Dear Mr. Dad: My wife and I have been trying for years to have a child of our own. We’re now considering adoption. But there’s so much to think about: Should we take in a foster child first, just to see how things go? Can we trust the State adoption agency? Will we be able to afford all the associated expenses? What if we discover months or years later, that there’s something seriously wrong with the child?

A: What great questions. Adoption certainly isn’t for everyone, and the decision to adopt isn’t one to take lightly. The risks are real: you hear nightmarish, heartbreaking stories everywhere. Many prospective adoptive parents go through the training that’s required by certain adoption agencies and drop out, realizing that it might not be for them. But there are plenty of successes out there too.

One parent told me that when she and her husband made their decision to adopt, they felt as if they were plunging off a cliff in Mexico. They had the same racing heartbeat and empty screams in their heads, wondering where this was going to take them. Their new daughter was already ten months old. They had never met her, and she had never seen them. A year later, their daughter challenges her new parents every day, but they love her as their own. I hear stories like this all the time.

So how do you know whether you should proceed or not? Here are some suggestions from the experts as well as adoptive parents I’ve spoken with:

Locate Living Resources.
You don’t need to wear a button saying, “I’m considering adopting: tell me your story.” Just bring up the subject in conversation and you’ll be surprised at how many experiences will pop out of people you barely know.

Locate Your State Resources.
Depending on the State you’re in, there’s a good chance that before you can adopt, you’ll first have to take a training session at your local Department of Human Services office. Pay close attention. This won’t affect the moral, mental, and emotional decisions that you make on the way towards building a family, but pay special attention to the parts that deal with all the things you’ll need to do to access State services.

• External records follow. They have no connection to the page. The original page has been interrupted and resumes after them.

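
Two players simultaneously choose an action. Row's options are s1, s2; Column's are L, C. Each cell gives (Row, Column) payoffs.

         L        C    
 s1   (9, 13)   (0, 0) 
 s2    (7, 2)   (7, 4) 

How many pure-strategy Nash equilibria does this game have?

(s1, L): Row gets 9 (best alternative 7); Column gets 13 (best alternative 0). Neither deviates — NE.
(s2, C): Row gets 7 (best alternative 0); Column gets 4 (best alternative 2). Neither deviates — NE.
(s2, L) is not a NE: Row would switch to s1 (9 > 7).
No other cell survives both best-response checks, so there are 2 pure NE.

2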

Examine Your Heart, Home, And Hospitality.
There’s no denying that adopting a child of any age is going to be stressful for everyone concerned. It’s at least as difficult as having and raising your own kids. It can also be tough on your marriage.

So consider these things:

  • Can you be patient with a child who acts out for no reason that you see, exhibiting fears in what seem like inappropriate ways?
  • Are you flexible enough to take time to attend to this child’s emotional needs, even if they don’t make sense to you?
  • Do you (or anyone else in your family) have any issues with taking in a child that isn’t yours biologically? For some this is a big issue.
  • Can you deal with the possibility that your child might not initially bond with you? Can you be patient through the process of building lost trust?
  • Finally, are you and your partner on the same page? Avoid the chaos that disunity creates.

Opening your home to an abandoned child is a tremendously emotional experience. There’s no other way to put it. Clinically considering the pros and cons can’t outweigh the needs and desires of hearts. Through all the considering and pondering, don’t forget to accept the fact that you are saving a life and building your future. There can be no con to that.